Partira, partira pas ? Jura, Jura pas ?

Nous souhaitions faire un raid à ski avec les enfants. Sans risque, plutôt en refuge pour pouvoir jouer au chaud le soir, et avec possibilité de s’y rendre en transport en commun : le Jura, et sa Grande Traversée (GTJ), fut donc tout désigné pour un raid en ski nordique. Les copains et leurs enfants motivés (Claire & Damien , et Nico), les étapes calées, les gîtes furent donc réservés (bon, un peu au dernier moment, on est TSAGA ou pas !).

Mais… c’était sans compter avec l’enneigement exceptionnel (-lement déficient) de cette saison 2015-2016.

Alors à J-21 les paris sont ouverts : neigera ou neigera pas d’ici le 20 février ?

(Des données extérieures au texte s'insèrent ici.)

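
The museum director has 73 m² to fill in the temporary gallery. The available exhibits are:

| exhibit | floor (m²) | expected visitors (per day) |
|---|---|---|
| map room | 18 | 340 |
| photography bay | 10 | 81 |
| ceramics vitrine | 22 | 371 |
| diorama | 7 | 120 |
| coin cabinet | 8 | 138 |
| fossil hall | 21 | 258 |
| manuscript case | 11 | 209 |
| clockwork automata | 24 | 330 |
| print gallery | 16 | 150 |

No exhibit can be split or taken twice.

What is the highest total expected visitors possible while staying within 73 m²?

Greedy by ratio would take map room + ceramics vitrine + diorama + coin cabinet + manuscript case: 66 m² used, total 1178.
The 18 m² tied up in diorama and manuscript case is better spent on clockwork automata — total rises to 1179 (72 m²).
An exhaustive check of the 512 subsets confirms 1179.

1179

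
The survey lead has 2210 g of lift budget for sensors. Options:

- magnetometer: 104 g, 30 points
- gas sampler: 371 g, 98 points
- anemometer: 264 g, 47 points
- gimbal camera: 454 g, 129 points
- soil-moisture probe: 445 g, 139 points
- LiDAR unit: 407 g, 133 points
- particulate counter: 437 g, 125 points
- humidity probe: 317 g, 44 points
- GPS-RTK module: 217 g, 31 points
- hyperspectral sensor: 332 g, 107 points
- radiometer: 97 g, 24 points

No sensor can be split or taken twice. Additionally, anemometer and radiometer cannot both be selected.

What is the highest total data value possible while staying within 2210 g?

663

Taking magnetometer + gimbal camera + soil-moisture probe + LiDAR unit + particulate counter + hyperspectral sensor: 2179 g used, 663 in data value.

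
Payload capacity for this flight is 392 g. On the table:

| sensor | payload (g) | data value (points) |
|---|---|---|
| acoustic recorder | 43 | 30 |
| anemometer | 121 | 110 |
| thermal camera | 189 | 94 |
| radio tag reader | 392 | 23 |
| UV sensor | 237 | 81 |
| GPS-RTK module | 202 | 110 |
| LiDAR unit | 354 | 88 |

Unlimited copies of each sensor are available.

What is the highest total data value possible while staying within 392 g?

330

Ranking by ratio (data value/g): anemometer 0.91, acoustic recorder 0.70, GPS-RTK module 0.54.
Best packing: 3×anemometer — 363 g, 330 total.
No other feasible combination exceeds 330.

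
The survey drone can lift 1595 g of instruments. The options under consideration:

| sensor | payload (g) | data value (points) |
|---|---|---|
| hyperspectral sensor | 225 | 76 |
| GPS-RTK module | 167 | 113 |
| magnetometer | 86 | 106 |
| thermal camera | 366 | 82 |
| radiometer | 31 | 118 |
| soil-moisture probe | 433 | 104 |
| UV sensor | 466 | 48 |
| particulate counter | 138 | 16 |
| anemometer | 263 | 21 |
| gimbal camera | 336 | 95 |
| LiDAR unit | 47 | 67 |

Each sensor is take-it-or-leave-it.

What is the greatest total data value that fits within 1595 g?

700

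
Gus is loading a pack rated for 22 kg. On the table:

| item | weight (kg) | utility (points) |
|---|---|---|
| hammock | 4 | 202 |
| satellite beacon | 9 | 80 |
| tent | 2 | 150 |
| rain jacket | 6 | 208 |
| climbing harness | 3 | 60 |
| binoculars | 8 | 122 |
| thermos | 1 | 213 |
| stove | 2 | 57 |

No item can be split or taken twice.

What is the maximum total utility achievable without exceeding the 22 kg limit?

895

Taking the top-ratio items first gives hammock + tent + rain jacket + climbing harness + thermos + stove for 890 (18 kg).
Replace climbing harness and stove with binoculars: the trade gains 5 net, giving 895 at 21 kg.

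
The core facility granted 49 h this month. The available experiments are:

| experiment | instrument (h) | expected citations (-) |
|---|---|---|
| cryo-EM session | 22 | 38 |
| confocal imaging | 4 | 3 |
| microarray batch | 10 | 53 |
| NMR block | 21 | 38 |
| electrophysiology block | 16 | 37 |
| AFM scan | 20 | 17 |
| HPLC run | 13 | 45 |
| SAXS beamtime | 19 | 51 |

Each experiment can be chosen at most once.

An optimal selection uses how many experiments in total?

4

Optimal total is 152.
One optimal bundle: confocal imaging + microarray batch + HPLC run + SAXS beamtime (46 h).
Any selection reaching 152 contains exactly 4 experiments.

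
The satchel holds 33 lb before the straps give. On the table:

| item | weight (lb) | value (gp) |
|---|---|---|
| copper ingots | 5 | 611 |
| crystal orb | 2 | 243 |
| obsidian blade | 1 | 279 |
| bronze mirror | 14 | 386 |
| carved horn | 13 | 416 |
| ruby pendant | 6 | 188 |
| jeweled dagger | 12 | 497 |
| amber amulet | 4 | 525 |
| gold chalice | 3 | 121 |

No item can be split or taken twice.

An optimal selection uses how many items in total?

7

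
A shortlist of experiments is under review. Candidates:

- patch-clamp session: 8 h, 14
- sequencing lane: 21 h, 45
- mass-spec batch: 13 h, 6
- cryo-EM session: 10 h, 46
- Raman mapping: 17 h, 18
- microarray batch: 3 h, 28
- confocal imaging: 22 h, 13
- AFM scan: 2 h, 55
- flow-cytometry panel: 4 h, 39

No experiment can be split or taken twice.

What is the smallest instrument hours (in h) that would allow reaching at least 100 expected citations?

9

Look for the lowest-instrument combination reaching 100.
microarray batch + AFM scan + flow-cytometry panel reaches 122 using 9 h.
Below 9 h the best achievable stays under 100.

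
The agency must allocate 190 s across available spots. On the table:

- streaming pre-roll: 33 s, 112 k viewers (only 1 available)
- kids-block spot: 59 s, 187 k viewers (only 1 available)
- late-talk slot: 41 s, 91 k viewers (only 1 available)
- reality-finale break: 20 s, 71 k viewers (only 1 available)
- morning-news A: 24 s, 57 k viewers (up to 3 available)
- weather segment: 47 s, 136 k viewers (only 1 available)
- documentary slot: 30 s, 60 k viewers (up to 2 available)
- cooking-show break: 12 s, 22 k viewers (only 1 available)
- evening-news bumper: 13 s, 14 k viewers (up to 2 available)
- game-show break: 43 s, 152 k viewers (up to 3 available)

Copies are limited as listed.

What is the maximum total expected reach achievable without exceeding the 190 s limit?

A density-first pass picks streaming pre-roll + reality-finale break + 3×game-show break — 639 at 182 s.
The 53 s tied up in streaming pre-roll and reality-finale break is better spent on kids-block spot — total rises to 643 (188 s).

643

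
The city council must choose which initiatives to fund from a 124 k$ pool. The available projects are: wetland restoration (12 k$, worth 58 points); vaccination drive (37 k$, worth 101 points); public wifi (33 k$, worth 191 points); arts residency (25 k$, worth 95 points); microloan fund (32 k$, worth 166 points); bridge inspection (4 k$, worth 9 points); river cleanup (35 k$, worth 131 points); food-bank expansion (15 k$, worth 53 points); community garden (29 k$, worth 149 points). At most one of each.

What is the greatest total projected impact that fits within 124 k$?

Best packing: wetland restoration + public wifi + microloan fund + food-bank expansion + community garden — 121 k$, 617 total.

617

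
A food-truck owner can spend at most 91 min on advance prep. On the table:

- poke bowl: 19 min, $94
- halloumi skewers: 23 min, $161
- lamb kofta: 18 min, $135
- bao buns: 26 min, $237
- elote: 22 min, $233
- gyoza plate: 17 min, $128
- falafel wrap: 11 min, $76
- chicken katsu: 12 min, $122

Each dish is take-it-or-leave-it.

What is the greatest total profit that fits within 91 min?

803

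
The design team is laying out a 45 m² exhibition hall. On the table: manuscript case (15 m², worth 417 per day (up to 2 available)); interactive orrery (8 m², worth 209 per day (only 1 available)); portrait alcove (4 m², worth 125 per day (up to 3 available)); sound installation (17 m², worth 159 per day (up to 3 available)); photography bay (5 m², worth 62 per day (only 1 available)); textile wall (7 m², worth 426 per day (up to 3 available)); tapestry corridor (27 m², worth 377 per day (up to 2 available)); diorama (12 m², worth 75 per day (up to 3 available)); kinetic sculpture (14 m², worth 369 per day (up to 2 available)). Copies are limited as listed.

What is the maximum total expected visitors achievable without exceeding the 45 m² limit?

1945

The ratio heuristic lands on interactive orrery + 3×portrait alcove + 3×textile wall (1862) but leaves 4 m² idle.
Dropping interactive orrery and portrait alcove frees 12 m²; slotting in manuscript case (15 m²) lifts the total to 1945 at 44 m².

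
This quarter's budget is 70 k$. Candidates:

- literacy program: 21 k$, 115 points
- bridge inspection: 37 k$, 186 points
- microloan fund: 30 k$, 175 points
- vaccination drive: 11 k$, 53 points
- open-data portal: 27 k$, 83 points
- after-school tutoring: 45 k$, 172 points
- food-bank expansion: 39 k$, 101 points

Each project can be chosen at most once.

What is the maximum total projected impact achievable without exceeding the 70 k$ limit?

361

Greedy by ratio would take literacy program + microloan fund + vaccination drive: 62 k$ used, total 343.
Replace literacy program and vaccination drive with bridge inspection: the trade gains 18 net, giving 361 at 67 k$.
Next best is literacy program + bridge inspection + vaccination drive at 354 (69 k$) — short by 7.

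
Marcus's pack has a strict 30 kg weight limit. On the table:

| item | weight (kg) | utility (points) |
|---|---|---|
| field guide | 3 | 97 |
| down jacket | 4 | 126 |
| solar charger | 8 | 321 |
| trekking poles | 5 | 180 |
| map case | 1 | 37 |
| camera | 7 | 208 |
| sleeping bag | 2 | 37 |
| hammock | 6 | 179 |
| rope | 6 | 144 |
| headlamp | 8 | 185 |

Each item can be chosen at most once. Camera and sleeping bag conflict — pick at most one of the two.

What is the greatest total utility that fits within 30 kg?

1022

Ranking by ratio (utility/kg): solar charger 40.12, map case 37.00, trekking poles 36.00, field guide 32.33.
Filling by ratio: field guide + down jacket + solar charger + trekking poles + map case + sleeping bag + hammock for 977, with 1 kg left unused.
The 6 kg tied up in down jacket and sleeping bag is better spent on camera — total rises to 1022 (30 kg).
No other feasible combination exceeds 1022.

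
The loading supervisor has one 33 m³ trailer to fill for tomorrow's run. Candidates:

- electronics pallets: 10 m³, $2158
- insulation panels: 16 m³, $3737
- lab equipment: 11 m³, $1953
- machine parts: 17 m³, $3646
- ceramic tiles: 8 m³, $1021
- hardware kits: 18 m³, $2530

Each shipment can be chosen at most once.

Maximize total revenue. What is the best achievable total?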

Un des gardiens de gite, joint par téléphone nous a confirmé que la traversée du Jura se faisait bien en ce moment… à pied ! Quant à la météo de Caplain, elle annonçait pour ce dimanche 31 janvier un « iso 0 stratosphérique » et des pluies diluviennes…

Nous, chez TSAGA, on a trouvé la solution : on va emmener notre neige, et la dérouler rien que pour nous, tout au long de la traversée. Donc ça donnera : une pulka et son pelleteur, devant, qui déchargera la neige sous les spatules des skieurs, et à l’arrière, une autre pulka avec un autre pelleteur qui rechargera la neige après notre passage.

 

AU-TO-NO-MES on vous dit !

Rendez-vous dans 20 jours… ou pas !

Chronique d’un mercredi ordinaire

Mercredi 2 décembre 2015.

Tranche de vie. En rentrant de l’école ce mercredi midi, alors que tout le monde enlève bottes de neige et salopettes, nous discutons de notre matinée :

– C’était bien l’école ce matin, Titouan ?
– Oui, super bien ! Et toi maman, t’étais où ?
– Je suis allée skier ! Et moi aussi c’était super bien ! Je suis montée sur le Grand Cheval.
– … tu es montée sur un cheval ? Avec tes skis ?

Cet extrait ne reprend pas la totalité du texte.